L.13 Vaccines Theory and Practise 3 Flashcards
What are conjugate vaccines and how do they enhance immune response?
Conjugate vaccines enhance immune response by chemically linking capsular polysaccharides to a protein antigen. This conjugation stimulates both T and B cell responses, overcoming the issue of weak T cell activation by polysaccharides alone.
What challenges are faced in developing synthetic peptide vaccines?
Synthetic peptide vaccines must include immunodominant B cell epitopes to stimulate memory T cell development. The main challenges include understanding HLA presentation of peptides and the dual nature of peptides as stimulatory or suppressive, as most B cell epitopes are conformational.
What are the advantages and disadvantages of subunit vaccines?
Subunit vaccines are safe, carry no risk of infection, and may be easier to store. However, they typically elicit a less powerful immune response compared to live attenuated vaccines and often require repeated vaccinations and adjuvants.
What are adjuvants and how do they work in vaccines?
Adjuvants are substances added to vaccines to stimulate the immune system. They can prolong the half-life (aluminium salts) of an immunogen at the injection site or trigger immune system “danger signals.” They can include aluminium salts, oil emulsions, toxoids, and other chemicals.
What are the roles of Toll-like receptors and PAMP/DAMP signals in adjuvant function?
Adjuvants can activate the innate immune system by stimulating Toll-like receptors and recognizing pathogen-associated molecular patterns (PAMPs) and damage-associated molecular patterns (DAMPs), enhancing the vaccine’s effectiveness.
What are the considerations and potential risks associated with adjuvant use in humans and an example of when this happened?
While adjuvants like alum are widely used to enhance immune response, high efficiency may come with risks, such as autoimmunity or chronic inflammation. The long-term effects of adjuvants, such as in the case of the H1N1 vaccine associated with increased incidence of narcolepsy
What is the principle behind DNA vaccines and what are their advantages and challenges?
DNA vaccines aim to express pathogen genes transiently within host cells, resembling a natural infection and eliciting T and B cell memory. They are stable and easy to distribute but may produce only a mild immune response and require boosting.
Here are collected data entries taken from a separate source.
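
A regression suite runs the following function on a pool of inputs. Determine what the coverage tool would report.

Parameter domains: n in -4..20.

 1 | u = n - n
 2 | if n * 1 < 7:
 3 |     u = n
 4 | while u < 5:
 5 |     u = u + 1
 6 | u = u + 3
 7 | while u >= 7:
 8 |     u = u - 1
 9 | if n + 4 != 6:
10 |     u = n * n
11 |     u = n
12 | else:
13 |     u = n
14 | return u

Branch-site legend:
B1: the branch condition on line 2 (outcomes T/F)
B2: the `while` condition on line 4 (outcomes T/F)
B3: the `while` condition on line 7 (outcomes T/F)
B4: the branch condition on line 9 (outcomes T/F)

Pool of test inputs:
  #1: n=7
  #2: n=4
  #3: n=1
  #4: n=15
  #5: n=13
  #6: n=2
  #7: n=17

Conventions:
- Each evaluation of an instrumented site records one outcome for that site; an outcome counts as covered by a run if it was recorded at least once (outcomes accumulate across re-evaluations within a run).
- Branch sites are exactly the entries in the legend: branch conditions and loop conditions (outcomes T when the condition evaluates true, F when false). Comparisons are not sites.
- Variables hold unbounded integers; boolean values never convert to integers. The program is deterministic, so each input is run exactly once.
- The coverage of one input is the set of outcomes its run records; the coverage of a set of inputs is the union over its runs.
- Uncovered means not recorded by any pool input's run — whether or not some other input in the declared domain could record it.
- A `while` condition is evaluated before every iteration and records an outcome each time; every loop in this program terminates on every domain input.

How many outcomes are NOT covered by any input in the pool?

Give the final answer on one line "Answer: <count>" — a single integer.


input #1 (n=7): events B1->F, B2->T, B2->T, B2->T, B2->T, B2->T, B2->F, B3->T, B3->T, B3->F, B4->T; covers B1=F, B2=T, B2=F, B3=T, B3=F, B4=T
input #2 (n=4): events B1->T, B2->T, B2->F, B3->T, B3->T, B3->F, B4->T; covers B1=T, B2=T, B2=F, B3=T, B3=F, B4=T
input #3 (n=1): events B1->T, B2->T, B2->T, B2->T, B2->T, B2->F, B3->T, B3->T, B3->F, B4->T; covers B1=T, B2=T, B2=F, B3=T, B3=F, B4=T
input #4 (n=15): events B1->F, B2->T, B2->T, B2->T, B2->T, B2->T, B2->F, B3->T, B3->T, B3->F, B4->T; covers B1=F, B2=T, B2=F, B3=T, B3=F, B4=T
input #5 (n=13): events B1->F, B2->T, B2->T, B2->T, B2->T, B2->T, B2->F, B3->T, B3->T, B3->F, B4->T; covers B1=F, B2=T, B2=F, B3=T, B3=F, B4=T
input #6 (n=2): events B1->T, B2->T, B2->T, B2->T, B2->F, B3->T, B3->T, B3->F, B4->F; covers B1=T, B2=T, B2=F, B3=T, B3=F, B4=F
input #7 (n=17): events B1->F, B2->T, B2->T, B2->T, B2->T, B2->T, B2->F, B3->T, B3->T, B3->F, B4->T; covers B1=F, B2=T, B2=F, B3=T, B3=F, B4=T
union over the pool: B1=T, B1=F, B2=T, B2=F, B3=T, B3=F, B4=T, B4=F
uncovered (0 of 8): none
Answer: 0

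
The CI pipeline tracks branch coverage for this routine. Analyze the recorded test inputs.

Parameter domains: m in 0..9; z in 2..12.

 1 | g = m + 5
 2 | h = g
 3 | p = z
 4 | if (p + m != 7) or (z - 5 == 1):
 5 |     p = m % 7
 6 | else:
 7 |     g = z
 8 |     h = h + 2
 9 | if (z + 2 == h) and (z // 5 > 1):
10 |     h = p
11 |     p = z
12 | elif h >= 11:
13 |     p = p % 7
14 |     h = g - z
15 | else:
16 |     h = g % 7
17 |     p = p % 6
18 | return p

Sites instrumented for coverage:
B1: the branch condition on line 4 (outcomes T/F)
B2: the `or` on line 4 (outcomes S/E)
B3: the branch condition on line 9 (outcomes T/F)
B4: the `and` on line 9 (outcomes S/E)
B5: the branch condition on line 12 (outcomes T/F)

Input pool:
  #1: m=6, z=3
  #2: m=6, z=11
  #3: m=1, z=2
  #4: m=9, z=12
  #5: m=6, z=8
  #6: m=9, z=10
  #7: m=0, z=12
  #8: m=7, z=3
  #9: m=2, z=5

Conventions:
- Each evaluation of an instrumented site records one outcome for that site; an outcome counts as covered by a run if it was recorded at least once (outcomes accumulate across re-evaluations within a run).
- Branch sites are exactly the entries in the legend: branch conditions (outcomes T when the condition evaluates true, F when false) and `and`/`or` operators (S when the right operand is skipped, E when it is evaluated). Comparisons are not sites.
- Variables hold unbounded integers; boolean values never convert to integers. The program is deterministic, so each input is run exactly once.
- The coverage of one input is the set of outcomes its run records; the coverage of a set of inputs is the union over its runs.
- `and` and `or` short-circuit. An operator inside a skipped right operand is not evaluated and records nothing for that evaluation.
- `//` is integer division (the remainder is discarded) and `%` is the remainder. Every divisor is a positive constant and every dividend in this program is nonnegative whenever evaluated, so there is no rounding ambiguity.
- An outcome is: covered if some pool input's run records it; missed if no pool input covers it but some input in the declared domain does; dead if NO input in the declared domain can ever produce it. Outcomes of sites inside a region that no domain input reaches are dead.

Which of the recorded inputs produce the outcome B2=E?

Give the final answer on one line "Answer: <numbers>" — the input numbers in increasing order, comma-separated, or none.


input #1 (m=6, z=3): does not record B2=E
input #2 (m=6, z=11): does not record B2=E
input #3 (m=1, z=2): does not record B2=E
input #4 (m=9, z=12): does not record B2=E
input #5 (m=6, z=8): does not record B2=E
input #6 (m=9, z=10): does not record B2=E
input #7 (m=0, z=12): does not record B2=E
input #8 (m=7, z=3): does not record B2=E
input #9 (m=2, z=5): records B2=E
Answer: 9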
What are the advantages and disadvantages of DNA vaccines?
- Advantages of DNA vaccines include not requiring complex storage and transportation and being adaptable to widespread vaccination programs with simple delivery methods like the “DNA gun.”
- Disadvantages include the potential for a milder immune response compared to live vaccines, often necessitating booster shots. Also To get the DNA into the cells, it’s often encapsulated in lipid carriers there’s a possibility that the lipid-DNA complex could end up in unintended locations potentially leading to an autoimmune response
How do RNA vaccines work and what is their storage advantage?
RNA vaccines encode specific antigens and lead to transient expression within cells after injection. They can be stable for long periods, even at room temperature, due to stabilizing additives.
What is the aim of recombinant vector vaccines and what are their types?
Recombinant vector vaccines use non-pathogenic or attenuated organisms engineered to express pathogen antigens to imitate transient infection. They can be viral or bacterial, such as Vaccinia virus,
Canarypox, or BCG strain of Mycobacterium bovis, and aim to produce a strong immune response and memory.
What are recombinant viral vaccines, and what are their advantages and potential drawbacks?
Recombinant viral vaccines use genetically engineered viruses, like adenovirus or vesicular stomatitis virus, to deliver pathogen antigens and stimulate an immune response. They are advantageous because they can closely mimic a natural infection, producing strong immunological memory, are flexible in design, and are relatively safe compared to live attenuated pathogens. However, their drawbacks include the unpredictability of individual responses to the engineered virus, the need for refrigeration during transport, the potential to cause illness in immunocompromised individuals, and the possibility that pre-existing immunity against the vector could reduce vaccine effectiveness.
What challenges exist in the development of the “ideal vaccine”?
The ideal vaccine should be safe, induce the appropriate immune response (e.g., mucosal IgA or high antibody titer), generate T and B cell memory, be stable and easy to transport, and not require repeated boosting to maintain compliance.
How does the SARS-CoV-2 virus use its spike protein to infect host cells?
SARS-CoV-2 uses a densely glycosylated spike (S) protein that binds to the ACE2 receptor on host cells. The spike protein is in a metastable pre-fusion conformation that undergoes structural rearrangement upon binding, allowing fusion of the viral and host cell membranes.
What is the significance of the conformational change in the S protein for vaccine development?
The conformational change in the S protein exposes the receptor-binding domain, which is essential for ACE2 receptor binding. Structural studies of mutations that lock the S protein in the open form can inform vaccine design to target more stable and accessible viral epitopes.
What are the main challenges in developing a vaccine strategy for COVID-19?
The challenges include inducing neutralizing antibodies to block viral entry, targeting the correct epitopes on the virus’s surface, and the potential for escape mutants that could evade the immune response induced by the vaccine.